French satirical newspaper Charlie Hebdo drew ire with the cover of its latest issue, re-enflaming a debate that pits free speech against religious sensitivities that has embroiled Europe since 12 people were killed during an attack on its Paris office one week ago.
The new issue that went on sale on Wednesday features a cover cartoon of Prophet Muhammad weeping and holding a "Je Suis Charlie" (I am Charlie) sign under the headline "All is forgiven". It was the first issue to be published after the attack.
While surviving staff described their choice of cover as a show of forgiveness, most Muslims consider any depiction of the Prophet to be blasphemous, New York Times (NYT) reported. Moreover, interpretations quickly swirled around the Internet that the cartoon also contained disguised crudity, said the newspaper.
One of Egypt's highest Islamic authorities has warned that the cartoon would exacerbate tensions. The state-sponsored Dar al-Ifta said the cover was "an unjustified provocation against the feelings of 1.5 billion Muslims".
It said the cover image "will give an opportunity for extremists from both sides to exchange violent acts that only the innocent will pay for."
Death threats are also circulating online against the surviving staff of Charlie Hebdo, NYT said.
The new cover has drawn ire from Muslim groups, who warned that it could inflame tensions among those who believe the depiction of the Prophet is blasphemous, AFP reported.
Al-Azhar, Sunni Islam's most prestigious centre of learning, warned that new cartoons would only serve to "stir up hatred". The drawings "do not serve the peaceful coexistence between peoples and hinders the integration of Muslims into European and Western societies", the Cairo-based body's Islamic research centre said in a statement.
Muslim organisations in France also issued a joint statement on Tuesday expressing concern about the "numerous anti-Muslim acts observed these days", and calling on authorities to guarantee the security of mosques.
The statement also commented on the new Charlie Hebdo cover, urging French Muslims to "remain calm and avoid emotive or incongruous reactions incompatible with dignity", while "respecting freedom of opinion".
Renald Luzier, who drew the latest cover and who is one of the most prominent cartoonists at the newspaper, escaped the massacre last week because he was late for work, NYT reported.
At a news conference on Tuesday, he sought to explain the drawing. "I had the idea to draw Muhammad because he is my character. Because he exists when I draw him, because he is a character that caused our premises to be firebombed, and later to be treated as irresponsible provocateurs - while we are above all cartoonists who love to draw little guys, like when we were children."

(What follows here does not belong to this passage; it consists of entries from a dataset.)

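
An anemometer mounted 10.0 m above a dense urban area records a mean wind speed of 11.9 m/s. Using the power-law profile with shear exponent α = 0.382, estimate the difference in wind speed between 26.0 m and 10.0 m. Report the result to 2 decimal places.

5.24 m/s

Power law: V₂ = V₁ · (z₂/z₁)^α = 11.9 × (2.6000)^0.382 = 17.1422 m/s
ΔV = 17.1422 − 11.9 = 5.2422 m/s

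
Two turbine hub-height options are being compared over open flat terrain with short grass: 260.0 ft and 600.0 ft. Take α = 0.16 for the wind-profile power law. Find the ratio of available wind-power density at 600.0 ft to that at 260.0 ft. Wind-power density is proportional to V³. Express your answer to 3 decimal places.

1.494

Speed ratio: V_B/V_A = (z_B/z_A)^α = (600.0/260.0)^0.16 = (2.3077)^0.16 = 1.14316
Power-density ratio: P_B/P_A = (V_B/V_A)³ = (1.14316)³ = 1.49391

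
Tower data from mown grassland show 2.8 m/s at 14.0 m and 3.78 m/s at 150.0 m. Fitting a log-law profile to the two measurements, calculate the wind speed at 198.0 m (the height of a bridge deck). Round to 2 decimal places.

3.89 m/s

Log law: V ∝ ln(z/z₀). From the pair, with r = V₁/V₂ = 0.74074,
ln z₀ = (ln z₁ − r·ln z₂)/(1 − r) = (2.6391 − 0.74074×5.0106)/0.25926 = -4.1369 → z₀ = 0.01597 m
V₃ = V₁ · ln(z₃/z₀)/ln(z₁/z₀) = 2.8 × 9.4251/6.7759 = 3.8947 m/s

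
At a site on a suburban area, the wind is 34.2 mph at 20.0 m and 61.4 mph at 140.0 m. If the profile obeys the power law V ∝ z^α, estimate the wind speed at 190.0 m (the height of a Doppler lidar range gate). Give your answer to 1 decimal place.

First find α: α = ln(V₂/V₁)/ln(z₂/z₁) = ln(61.4/34.2)/ln(140.0/20.0) = 0.58518/1.94591 = 0.3007
Extrapolate from 140.0 m to 190.0 m: V₃ = 61.4 × (190.0/140.0)^0.3007 = 61.4 × 1.0962 = 67.3058 mph

67.3 mph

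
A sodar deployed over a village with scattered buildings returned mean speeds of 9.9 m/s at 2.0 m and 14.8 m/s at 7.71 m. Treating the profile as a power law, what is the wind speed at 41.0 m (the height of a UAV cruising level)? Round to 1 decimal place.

24.4 m/s

First find α: α = ln(V₂/V₁)/ln(z₂/z₁) = ln(14.8/9.9)/ln(7.71/2.0) = 0.40209/1.34937 = 0.2980
Extrapolate from 7.71 m to 41.0 m: V₃ = 14.8 × (41.0/7.71)^0.2980 = 14.8 × 1.6453 = 24.3511 m/s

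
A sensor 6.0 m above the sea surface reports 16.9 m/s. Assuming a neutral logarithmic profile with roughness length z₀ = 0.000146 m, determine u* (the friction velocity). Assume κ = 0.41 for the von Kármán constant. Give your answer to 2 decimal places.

u* ≈ 0.65 m/s

Log law: V(z) = (u*/κ) · ln(z/z₀) ⇒ u* = κ · V / ln(z/z₀)
u* = 0.41 × 16.9 / ln(6.0/0.000146) = 0.41 × 16.9 / 10.6237
   = 6.9290 / 10.6237 = 0.6522 m/s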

"The terrorists have been children, too," Luzier was quoted as saying. "They drew like all the children do, and then they lost their sense of humour."
Underlining the ongoing threat, France's biggest satirical weekly, Le Canard Enchaine, said it received a death threat the day after the Charlie Hebdo attack on Jan 7.

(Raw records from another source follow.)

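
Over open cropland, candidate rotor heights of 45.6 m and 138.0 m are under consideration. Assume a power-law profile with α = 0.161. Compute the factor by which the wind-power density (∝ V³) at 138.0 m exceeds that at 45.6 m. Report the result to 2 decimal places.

1.71

Speed ratio: V_B/V_A = (z_B/z_A)^α = (138.0/45.6)^0.161 = (3.0263)^0.161 = 1.19516
Power-density ratio: P_B/P_A = (V_B/V_A)³ = (1.19516)³ = 1.70719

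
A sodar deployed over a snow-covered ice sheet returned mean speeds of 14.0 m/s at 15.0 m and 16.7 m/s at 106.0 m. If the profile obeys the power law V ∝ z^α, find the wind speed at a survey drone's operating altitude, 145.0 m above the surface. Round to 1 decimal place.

17.2 m/s

First find α: α = ln(V₂/V₁)/ln(z₂/z₁) = ln(16.7/14.0)/ln(106.0/15.0) = 0.17635/1.95539 = 0.0902
Extrapolate from 106.0 m to 145.0 m: V₃ = 16.7 × (145.0/106.0)^0.0902 = 16.7 × 1.0287 = 17.1786 m/s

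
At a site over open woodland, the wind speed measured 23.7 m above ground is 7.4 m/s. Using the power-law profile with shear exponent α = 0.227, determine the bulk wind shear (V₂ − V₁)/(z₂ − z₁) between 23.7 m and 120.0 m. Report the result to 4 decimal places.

Power law: V₂ = V₁ · (z₂/z₁)^α = 7.4 × (5.0633)^0.227 = 10.6939 m/s
ΔV/Δz = (10.6939 − 7.4)/(120.0 − 23.7) = 3.2939/96.3000 = 0.03421 m/s/m

0.0342 m/s/m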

France's Prime Minister Manuel Valls, in a speech that drew several standing ovations, called for the country to pull together, arguing that "France is at war against terrorism, jihadism, radicalism... (not) Islam and Muslims".
"I don't want Jews in this country to be scared, or Muslims to be ashamed" of their faith, he added, calling for France's intelligence capabilities and anti-terrorism laws to be strengthened and "clear failings" addressed.

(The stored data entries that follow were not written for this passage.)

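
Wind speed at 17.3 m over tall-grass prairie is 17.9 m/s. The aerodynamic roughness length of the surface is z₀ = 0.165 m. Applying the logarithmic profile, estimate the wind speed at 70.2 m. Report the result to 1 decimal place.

23.3 m/s

Log law: V(z) ∝ ln(z/z₀), so V₂/V₁ = ln(z₂/z₀) / ln(z₁/z₀).
ln(70.2/0.165) = 6.0532, ln(17.3/0.165) = 4.6525
V₂ = 17.9 × 6.0532/4.6525 = 17.9 × 1.3011 = 23.2888 m/s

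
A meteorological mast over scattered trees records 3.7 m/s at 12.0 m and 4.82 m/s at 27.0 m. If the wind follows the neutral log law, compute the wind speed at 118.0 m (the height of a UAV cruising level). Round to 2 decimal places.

Log law: V ∝ ln(z/z₀). From the pair, with r = V₁/V₂ = 0.76763,
ln z₀ = (ln z₁ − r·ln z₂)/(1 − r) = (2.4849 − 0.76763×3.2958)/0.23237 = -0.1941 → z₀ = 0.8236 m
V₃ = V₁ · ln(z₃/z₀)/ln(z₁/z₀) = 3.7 × 4.9647/2.6790 = 6.8570 m/s

6.86 m/s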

The outpouring of shock and grief that has united France and saw some four million people marching across the country on Sunday continued on Tuesday as several victims were buried.
At the main police headquarters in Paris, a grim-faced President Francois Hollande laid the country's highest decoration, the Legion d'Honneur, on the coffins of the three fallen police officers draped in the Tricolore.
Two were killed during the attack on Charlie Hebdo by Said and Cherif Kouachi on Jan 7 and the third, a policewoman, was killed by another gunman, Amedy Coulibaly, a day later at the scene of a car accident. Many believe Coulibaly was on his way to attack a Jewish school nearby.
"They died so that we could live in freedom," Hollande said.
Questions have risen over how the gunmen, who were known to French intelligence, had slipped through the cracks.
While the Kouachi brothers have been linked to the Yemen-based Al-Qaeda in the Arabian Peninsula (AQAP), Coulibaly claimed to have sworn allegiance to the Islamic State in Iraq and Syria (ISIS).
European Union counter-terrorism chief Gilles de Kerchove told AFP that jails had become "massive incubators" of radicalisation and there was no way to fully shield against such attacks.
Coulibaly, a repeat offender, met Cherif Kouachi in prison where they both fell under the spell of a renowned militant. Coulibaly and Cherif reportedly coordinated last week's attacks in Paris.
Police launched a massive hunt for the three men after the attacks which culminated in two hostage crises that gripped France and the rest of the world. Coulibaly stormed into a kosher supermarket in eastern Paris and seized shoppers, while the Kouachi brothers took one person hostage in a printing firm north-east of Paris.
After a tense stand-off, the brothers charged out of the building and were shot dead on Friday. Moments later, security forces stormed the supermarket and killed Coulibaly. French authorities said four people were killed in the supermarket siege before police stormed the premises.